Wrists, ankles and digits distinguish tetrapod limbs from fins, but direct evidence on the origin of these features has been unavailable. Here we describe the pectoral appendage of a member of the sister group of tetrapods, Tiktaalik roseae, which is morphologically and functionally transitional between a fin and a limb. The expanded array of distal endochondral bones and synovial joints in the fin of Tiktaalik is similar to the distal limb pattern of basal tetrapods. The fin of Tiktaalik was capable of a range of postures, including a limb-like substrate-supported stance in which the shoulder and elbow were flexed and the distal skeleton extended. The origin of limbs probably involved the elaboration and proliferation of features already present in the fins of fish such as Tiktaalik.
The pectoral fin of Tiktaalik roseae and the origin of the tetrapod limb, Shubin et al, Nature 440, 764-771 (6 April 2006)

To translate, basically they found a key stage where the fins of the lobe finned fish were about halfway to changing into the arms.legs of tetrapods. The shoulder had moved and changed in a way in which it could support the body in addition to being used for swimming. The arm bones through the wrists had changed to be very much like modern tetrapods. But the fingers were still more like the fins of a fish.

All in all, a spectactular find and another key transitional in the bag. </font>[/QUOTE]This is yet another nail in the coffin of those who claim that there are no transitionals that have been found.

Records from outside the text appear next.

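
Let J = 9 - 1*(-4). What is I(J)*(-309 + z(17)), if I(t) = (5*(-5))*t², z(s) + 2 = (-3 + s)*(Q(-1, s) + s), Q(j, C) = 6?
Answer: -46475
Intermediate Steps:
J = 13 (J = 9 + 4 = 13)
z(s) = -2 + (-3 + s)*(6 + s)
I(t) = -25*t²
I(J)*(-309 + z(17)) = (-25*13²)*(-309 + (-20 + 17² + 3*17)) = (-25*169)*(-309 + (-20 + 289 + 51)) = -4225*(-309 + 320) = -4225*11 = -46475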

This is exactly what was expected to be turned up when they went looking.
 

SpiritualMadMan

New Member
I really like artists conceptions...

Like fantasy dreams...

What I want to see is a pictural spread of the actual 'monster'...

As it is...

For all we really know is that is is another jaw bone of pig blown up into a major scientific find...

Could be a mutant crocodile or alligator...

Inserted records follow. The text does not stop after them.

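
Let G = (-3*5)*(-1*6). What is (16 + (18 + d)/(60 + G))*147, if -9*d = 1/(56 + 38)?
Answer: 100235723/42300 ≈ 2369.6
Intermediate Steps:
G = 90 (G = -15*(-6) = 90)
d = -1/846 (d = -1/(9*(56 + 38)) = -1/9/94 = -1/9*1/94 = -1/846 ≈ -0.0011820)
(16 + (18 + d)/(60 + G))*147 = (16 + (18 - 1/846)/(60 + 90))*147 = (16 + (15227/846)/150)*147 = (16 + (15227/846)*(1/150))*147 = (16 + 15227/126900)*147 = (2045627/126900)*147 = 100235723/42300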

One fossile would not allow for reprodcution, either..

Mike Sr.
 

UTEOTW

New Member
What artists conception?

They found the bones. They found multiple specimens. They even found what they had not previously found before but knew had to be there in the one place that they knew that it had to be!

You are making a serious ethics charge here to say that they deliberately have falsified data and that this "is is another jaw bone of pig blown up into a major scientific find." Do you have any proof at all for such a charge? Have you even read the two papers that were published in Nature today? Can you even tell us where something in the scientific literature at all is just a "jaw bone of pig blown up into a major scientific find."

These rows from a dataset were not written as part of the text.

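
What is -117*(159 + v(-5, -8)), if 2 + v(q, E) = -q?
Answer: -18954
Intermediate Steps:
v(q, E) = -2 - q
-117*(159 + v(-5, -8)) = -117*(159 + (-2 - 1*(-5))) = -117*(159 + (-2 + 5)) = -117*(159 + 3) = -117*162 = -18954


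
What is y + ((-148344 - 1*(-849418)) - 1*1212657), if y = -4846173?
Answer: -5357756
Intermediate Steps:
y + ((-148344 - 1*(-849418)) - 1*1212657) = -4846173 + ((-148344 - 1*(-849418)) - 1*1212657) = -4846173 + ((-148344 + 849418) - 1212657) = -4846173 + (701074 - 1212657) = -4846173 - 511583 = -5357756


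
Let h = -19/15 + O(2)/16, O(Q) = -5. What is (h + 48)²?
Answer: 124121881/57600 ≈ 2154.9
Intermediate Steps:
h = -379/240 (h = -19/15 - 5/16 = -379/240 ≈ -1.5792)
(h + 48)² = (-379/240 + 48)² = (11141/240)² = 124121881/57600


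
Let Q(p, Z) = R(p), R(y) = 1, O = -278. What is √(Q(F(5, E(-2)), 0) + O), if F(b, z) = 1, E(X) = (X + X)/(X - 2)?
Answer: I*√277 ≈ 16.643*I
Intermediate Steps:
E(X) = 2*X/(-2 + X) (E(X) = (2*X)/(-2 + X) = 2*X/(-2 + X))
Q(p, Z) = 1
√(Q(F(5, E(-2)), 0) + O) = √(1 - 278) = √(-277) = I*√277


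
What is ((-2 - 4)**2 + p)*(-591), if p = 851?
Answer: -524217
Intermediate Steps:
((-2 - 4)**2 + p)*(-591) = ((-2 - 4)**2 + 851)*(-591) = ((-6)**2 + 851)*(-591) = (36 + 851)*(-591) = 887*(-591) = -524217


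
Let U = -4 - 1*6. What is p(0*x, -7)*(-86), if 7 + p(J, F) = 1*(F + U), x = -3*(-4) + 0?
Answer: 2064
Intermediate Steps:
U = -10 (U = -4 - 6 = -10)
x = 12 (x = 12 + 0 = 12)
p(J, F) = -17 + F (p(J, F) = -7 + 1*(F - 10) = -7 + 1*(-10 + F) = -7 + (-10 + F) = -17 + F)
p(0*x, -7)*(-86) = (-17 - 7)*(-86) = -24*(-86) = 2064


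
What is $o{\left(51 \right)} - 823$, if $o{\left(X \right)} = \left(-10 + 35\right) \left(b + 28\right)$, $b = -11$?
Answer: $-398$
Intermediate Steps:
$o{\left(X \right)} = 425$ ($o{\left(X \right)} = \left(-10 + 35\right) \left(-11 + 28\right) = 25 \cdot 17 = 425$)
$o{\left(51 \right)} - 823 = 425 - 823 = -398$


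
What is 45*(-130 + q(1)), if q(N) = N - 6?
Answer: -6075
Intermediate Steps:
q(N) = -6 + N
45*(-130 + q(1)) = 45*(-130 + (-6 + 1)) = 45*(-130 - 5) = 45*(-135) = -6075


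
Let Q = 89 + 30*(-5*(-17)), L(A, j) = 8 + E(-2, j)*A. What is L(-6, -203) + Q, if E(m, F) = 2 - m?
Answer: 2623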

You have absolutely no basis for your charges. You simply choose to deny the evidence even as it piles higher and higher. YOu instead make serious, unfounded charges against the integrity of those whom you do not even know. Have you not heard that we should not bear false witness? If you have heard of this, then withdraw your accusations or provide your proof.

And it is not just "one fossile [sic]." There are multiple specimens. Not only that, but there are many, many known species on this transitional series that are know known to man.

The "fantasy" lies with those who disbelieve their lying eyes in order to deny the truth.